Once it got started, it really took off! Now there are two flower stalks.

  The Best place to put our patient wound up being right in front of the air intake vent for the HVAC system, so the plant also got a nice light 'breeze' from the air being drawn in past it every day.  We also put it on this tv tray to keep it up away from the coldest parts of the drafts when someone would open the door that winter. It also kept it from getting knocked over accidentally by passersby.  It looked like this with its big, green spears for several weeks before it showed us why my sister's friend gave it to her....

Isn't it glorious! Soon, there were three spears, each with three of these huge flowers!

Suddenly, our curious green speared thing was a thing of amazing floral beauty!  It began growing these enormous (the size of my palm) flowers as you can see from this picture of the first bloom above.  They had a very pleasant aroma, smelling like really expensive perfume. Some of the scent even went in the HVAC system and scented the whole house. :)  I cut the anthers off the flowers shortly after they developed to keep pollen from spreading though. No one in our house has hay fever, but I figured it was still a good idea, especially if we had guests who did have allergies.  Cutting the anthers off didn't seem to hurt the plant any and the flowers lasted just as long as the websites said they would, about two weeks each.  They reminded me a bit of tiger lilies in form and texture.  Only these have shorter petals and a different structure to the anthers and pistil. 

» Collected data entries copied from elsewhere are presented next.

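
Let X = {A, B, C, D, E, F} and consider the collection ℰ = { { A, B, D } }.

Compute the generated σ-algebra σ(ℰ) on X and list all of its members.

Initial family (3 sets): { {}, { A, B, D }, X }.
Step 1: 1 new —
  { C, E, F }  = X∖{ A, B, D }
  — 4 sets.
Step 2: stable.

Therefore σ(ℰ) = { {}, { A, B, D }, { C, E, F }, X } (|σ(ℰ)| = 4).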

By the time our winter was over in February, so was the blooming. When the last of the blooms broke down, I cut the flowering stalks off with a very sharp pair of shears cleaned with rubbing alcohol (always a good idea, especially with plants that you aren't sure how sensitive they are to infection yet).  It stayed in the house until my favorite weather service (Weatherunderground.com) stopped forecasting frost for our area.  Then, I moved it outside to the shadiest part of our yard that was also not too cold. At the time, that was the South side of the house up against the North facing wall.  By May, it was getting warm enough that it needed to move to a cooler spot, so I put it along the wall on the East side of the house where it is now.

Shortly after I moved it outside, even though I put it in the shadiest spots, it still lost most of its leaves.  I would have been concerned had I not learned that this is common for plants that are moved from inside to outside, especially ones that have finished their reproductive period.  I'm happy to report, that I've been pleasantly surprised at how well it has recovered and even thrived outdoors.  I wasn't sure if it would grow anything all summer, but it has.

Re-sprouting outdoors. This time, leaves are leading the way.
In this current photo (6/16/16) we have two wonderful leaves!

Interestingly enough, now that it is outdoors where it is drier and warmer, it is growing leaves first.  This picture was taken shortly after it started emerging its first new leaf.  They said that it was a very persistent perennial that can do this for years, but I wasn't sure if that would be the case in our climate. So far, so good as you can see by the current photo that I took this morning.  The plant gets watered twice a day by a soaker hose dripping down on it on a timer, so it doesn't get a lot of water at once, but the soil is being kept from drying out completely. It also has partial shade in the morning and full shade in the afternoon thanks to being under a bid shade tree and the branches I've laid on top of the shelves on this West facing wall that is on the East side of the house so that it gets shade cast on it in the afternoon. 

Natural shade from cut branches works well for partial shade.